J.L. Crowe Secondary School teachers Dale Smyth and Tanner Ansley were back on the picket line Wednesday morning as the strike action continues across the province.

Local PAC backs teachers

“It seems to me that the teachers' union has been making concessions from the get-go and the government has made none." - Erica Charette

We’ve heard from the teachers. We’ve heard from the provincial government. Now, it is time to hear from the parents about the ongoing labour dispute.

Glenmerry Parent Advisory Council (PAC) Chair, Erica Charette, says she has received comments from parents saying they are getting tired of the back and forth between teachers and the province.

“I think, basically, the way most parents are feeling is that the whole dispute is becoming a bit ridiculous,” she said. “It seems to me that the teachers’ union has been making concessions from the get-go and the government has made none.

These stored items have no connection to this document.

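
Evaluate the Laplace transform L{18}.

L{18} = 18 · L{1} = 18/s

Final answer: 18/s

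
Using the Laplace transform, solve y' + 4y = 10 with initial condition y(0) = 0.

sY + 4Y = 10/s. Y = 10/(s(s+4)). Partial fractions: Y = 5/2/s - 5/2/(s+4)

Final answer: y(t) = 5/2(1 - e^(-4t))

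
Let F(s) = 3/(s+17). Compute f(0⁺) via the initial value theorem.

f(0⁺) = lim_{s→∞} s·3/(s+17) = lim_{s→∞} 3s/(s+17) = 3

Final answer: 3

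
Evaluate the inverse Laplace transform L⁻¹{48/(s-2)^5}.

L⁻¹{n!/(s-a)^(n+1)} = t^n·e^(at) with n=4, a=2. So L⁻¹{24/(s-2)^5} = t^4·e^(2t), and L⁻¹{48/(s-2)^5} = (48/24)·t^4·e^(2t) = 2·t^4·e^(2t)

Final answer: 2·t^4·e^(2t)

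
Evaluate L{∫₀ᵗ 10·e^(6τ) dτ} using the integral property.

L{∫₀ᵗ f(τ)dτ} = F(s)/s with F(s) = 10/(s-6), so L{∫₀ᵗ 10·e^(6τ) dτ} = 10/(s(s-6))

Final answer: 10/(s(s-6))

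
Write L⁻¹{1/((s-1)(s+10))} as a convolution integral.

1/((s-1)(s+10)) = (1/(s-1))·(1/(s+10)) = L{e^t}·L{e^(-10t)}. So f(t) = e^t*e^(-10t) = ∫₀ᵗ e^(τ)·e^(-10(t-τ)) dτ

Final answer: ∫₀ᵗ e^(τ)·e^(-10(t-τ)) dτ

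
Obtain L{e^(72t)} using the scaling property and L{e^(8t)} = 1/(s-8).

Using L{f(at)} = (1/a)F(s/a) with a=9 and f(t) = e^(8t): L{e^(72t)} = (1/9) · 1/((s/9)-8) = (1/9) · 9/(s-72) = 1/(s-72)

Final answer: 1/(s-72)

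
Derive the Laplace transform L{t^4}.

L{t^n} = n!/s^(n+1), so L{t^4} = 24/s^5

Final answer: 24/s^5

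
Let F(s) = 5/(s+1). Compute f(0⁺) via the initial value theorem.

f(0⁺) = lim_{s→∞} s·5/(s+1) = lim_{s→∞} 5s/(s+1) = 5

Final answer: 5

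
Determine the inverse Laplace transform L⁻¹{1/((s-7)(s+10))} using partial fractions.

Decompose: A/(s-7) + B/(s+10). A = 1/17, B = -1/17. f(t) = (e^(7t) - e^(-10t))/17

Final answer: (e^(7t) - e^(-10t))/17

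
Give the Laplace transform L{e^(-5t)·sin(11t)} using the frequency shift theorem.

Frequency shift: L{e^(at)f(t)} = F(s-a). L{e^(-5t)·sin(11t)} = 11/((s+5)² + 121)

Final answer: 11/((s+5)² + 121)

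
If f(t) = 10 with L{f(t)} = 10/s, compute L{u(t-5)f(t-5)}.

Time shift theorem: L{u(t-a)f(t-a)} = e^(-as)F(s). Here a=5, F(s) = 10/s, so L{u(t-5)f(t-5)} = e^(-5s)·10/s

Final answer: e^(-5s)·10/s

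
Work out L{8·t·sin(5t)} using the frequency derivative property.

L{sin(5t)} = 5/(s² + 25). By L{t·f(t)} = -F'(s): -d/ds[5/(s² + 25)] = -(5)·(-2s)/(s² + 25)² = 10s/(s² + 25)². Then L{8·t·sin(5t)} = 8·10s/(s² + 25)² = 80s/(s² + 25)²

Final answer: 80s/(s² + 25)²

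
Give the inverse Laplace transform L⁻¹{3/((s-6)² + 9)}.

Using frequency shift, L⁻¹{3/((s-6)² + 9)} = e^(6t)·sin(3t)

Final answer: e^(6t)·sin(3t)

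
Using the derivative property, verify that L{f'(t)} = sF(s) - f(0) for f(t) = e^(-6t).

f'(t) = -6e^(-6t). Direct: L{f'(t)} = -6/(s+6). Property: s·1/(s+6) - 1 = (s - (s+6))/(s+6) = -6/(s+6). ✓

Final answer: -6/(s+6)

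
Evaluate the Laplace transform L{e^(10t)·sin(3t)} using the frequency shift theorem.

Frequency shift: L{e^(at)f(t)} = F(s-a). L{e^(10t)·sin(3t)} = 3/((s-10)² + 9)

Final answer: 3/((s-10)² + 9)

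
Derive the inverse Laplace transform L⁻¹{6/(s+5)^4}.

L⁻¹{n!/(s-a)^(n+1)} = t^n·e^(at), so L⁻¹{6/(s+5)^4} = t^3·e^(-5t)

Final answer: t^3·e^(-5t)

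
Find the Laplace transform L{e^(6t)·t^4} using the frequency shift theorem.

L{e^(at)·t^n} = n!/(s-a)^(n+1), so L{e^(6t)·t^4} = 24/(s-6)^5

Final answer: 24/(s-6)^5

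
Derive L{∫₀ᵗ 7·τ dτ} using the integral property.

L{∫₀ᵗ f(τ)dτ} = F(s)/s with f(t) = 7t. F(s) = 7/s^2, so L{∫₀ᵗ 7·τ dτ} = (7/s^2)/s = 7/s^3. (Check: ∫₀ᵗ 7·τ dτ = 7t^2/2.)

Final answer: 7/s^3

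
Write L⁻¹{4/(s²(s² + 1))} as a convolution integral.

4/(s²(s² + 1)) = (1/s²)·(4/(s² + 1)) = L{t}·L{4·sin(t)}. So f(t) = t*(4·sin(t)) = ∫₀ᵗ 4τ·sin((t-τ)) dτ

Final answer: ∫₀ᵗ 4τ·sin((t-τ)) dτ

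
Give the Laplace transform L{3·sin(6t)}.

L{sin(ωt)} = ω/(s² + ω²), so L{sin(6t)} = 6/(s² + 36). Then L{3·sin(6t)} = 3·6/(s² + 36) = 18/(s² + 36)

Final answer: 18/(s² + 36)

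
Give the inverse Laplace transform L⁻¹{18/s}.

L⁻¹{c/s} = c, so L⁻¹{18/s} = 18

Final answer: 18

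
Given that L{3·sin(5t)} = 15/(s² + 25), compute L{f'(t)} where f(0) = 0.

L{f'(t)} = s·F(s) - f(0) = s·15/(s² + 25) - 0 = 15s/(s² + 25)

Final answer: 15s/(s² + 25)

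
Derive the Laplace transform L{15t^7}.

L{15t^7} = 15 · L{t^7} = 15 · 5040/s^8 = 75600/s^8

Final answer: 75600/s^8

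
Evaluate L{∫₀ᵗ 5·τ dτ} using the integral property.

L{∫₀ᵗ f(τ)dτ} = F(s)/s with f(t) = 5t. F(s) = 5/s^2, so L{∫₀ᵗ 5·τ dτ} = (5/s^2)/s = 5/s^3. (Check: ∫₀ᵗ 5·τ dτ = 5t^2/2.)

Final answer: 5/s^3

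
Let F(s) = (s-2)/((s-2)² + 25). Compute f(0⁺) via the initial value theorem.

f(0⁺) = lim_{s→∞} sF(s) = lim_{s→∞} s(s-2)/((s-2)² + 25) = 1

Final answer: 1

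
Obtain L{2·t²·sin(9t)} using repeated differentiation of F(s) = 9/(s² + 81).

F(s) = 9/(s² + 81). F'(s) = -18s/(s² + 81)². F''(s) = -18(81 - 3s²)/(s² + 81)³ = (54s² - 1458)/(s² + 81)³. So L{t²·sin(9t)} = (-1)² F''(s) = (54s² - 1458)/(s² + 81)³. Then L{2·t²·sin(9t)} = 2·(54s² - 1458)/(s² + 81)³ = (108s² - 2916)/(s² + 81)³

Final answer: (108s² - 2916)/(s² + 81)³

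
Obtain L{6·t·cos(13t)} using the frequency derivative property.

L{cos(13t)} = s/(s² + 169). Derivative: d/ds[s/(s² + 169)] = [(s² + 169) - s·2s]/(s² + 169)² = (169 - s²)/(s² + 169)². So L{t·cos(13t)} = -F'(s) = (s² - 169)/(s² + 169)². Then L{6·t·cos(13t)} = 6·(s² - 169)/(s² + 169)²

Final answer: 6·(s² - 169)/(s² + 169)²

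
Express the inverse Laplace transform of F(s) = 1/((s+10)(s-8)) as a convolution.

1/((s+10)(s-8)) = (1/(s+10))·(1/(s-8)) = L{e^(-10t)}·L{e^(8t)}. So f(t) = e^(-10t)*e^(8t) = ∫₀ᵗ e^(-10τ)·e^(8(t-τ)) dτ

Final answer: ∫₀ᵗ e^(-10τ)·e^(8(t-τ)) dτ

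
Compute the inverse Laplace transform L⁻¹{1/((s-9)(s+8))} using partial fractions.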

I have a lot of friends who are teachers and I have been watching what is going on and it is very frustrating.”

The feeling Charette is getting from the parents in the area is that they support the teachers and just want the dispute to be over.

“It was unfortunate that the government and the teachers union didn’t come together over the summer. That was disappointing to most parents,” she said. “You’re always going to get those that don’t agree with the labour dispute, but for the most part, most of the parents that I have talked to on a personal level are behind the teachers.”

Charette says she has heard that some parents are attempting to continue their child’s education, or even just brush up on a few concepts while the strike action continues.

“I’ve heard of a few parents that were going to buy the school workbooks you can get at Wal-Mart and places like that, and just go through it and do some review with their kids,” she said, adding that she has been doing the same with her children.

“I’ve got my kids doing stuff like that. They are reading and I am making sure that they are keeping up on their skills.”

With a daughter entering Grade 8 and a son going into Grade 5, Charette understands the frustration of other parents during the labour dispute. Although, as a stay-at-home mom, childcare isn’t an issue for her as it is for some other parents.

“Most (parents) just want to know, ‘what are we going to do with our kids?’” she said. “I had one parents ask me what I was going to do with my kids, and fortunately I am a stay-at-home mom, so I don’t have to worry about that.”

The PAC Chair spoke passionately about not understanding the government’s point of view when it comes to the dispute and brought up back-to-work legislation as a possible solution to get kids back into the classroom.

“It is frustrating that they bring in a great mediator like Vince Ready and the government is totally not participating,” she said. “It seems strange to me that if education is as important to the government as it is to parents, then they would be legislating the teachers back. Since they are not, it seems that they are playing a political game.”

Friday rally at Crowe and FES

The Kootenay-Columbia Teachers’ Union (KCTU) is hosting a “Turning up the Heat for Public Education” barbecue at Trail’s J.L. Crowe Secondary and Fruitvale Elementary School on Friday at noon.

Andy Davidoff, KCTU president says parents, PAC members, administrators, trustee representatives, local government representatives and prospective trustee and local government candidates are welcome to join in a show of support for local teachers.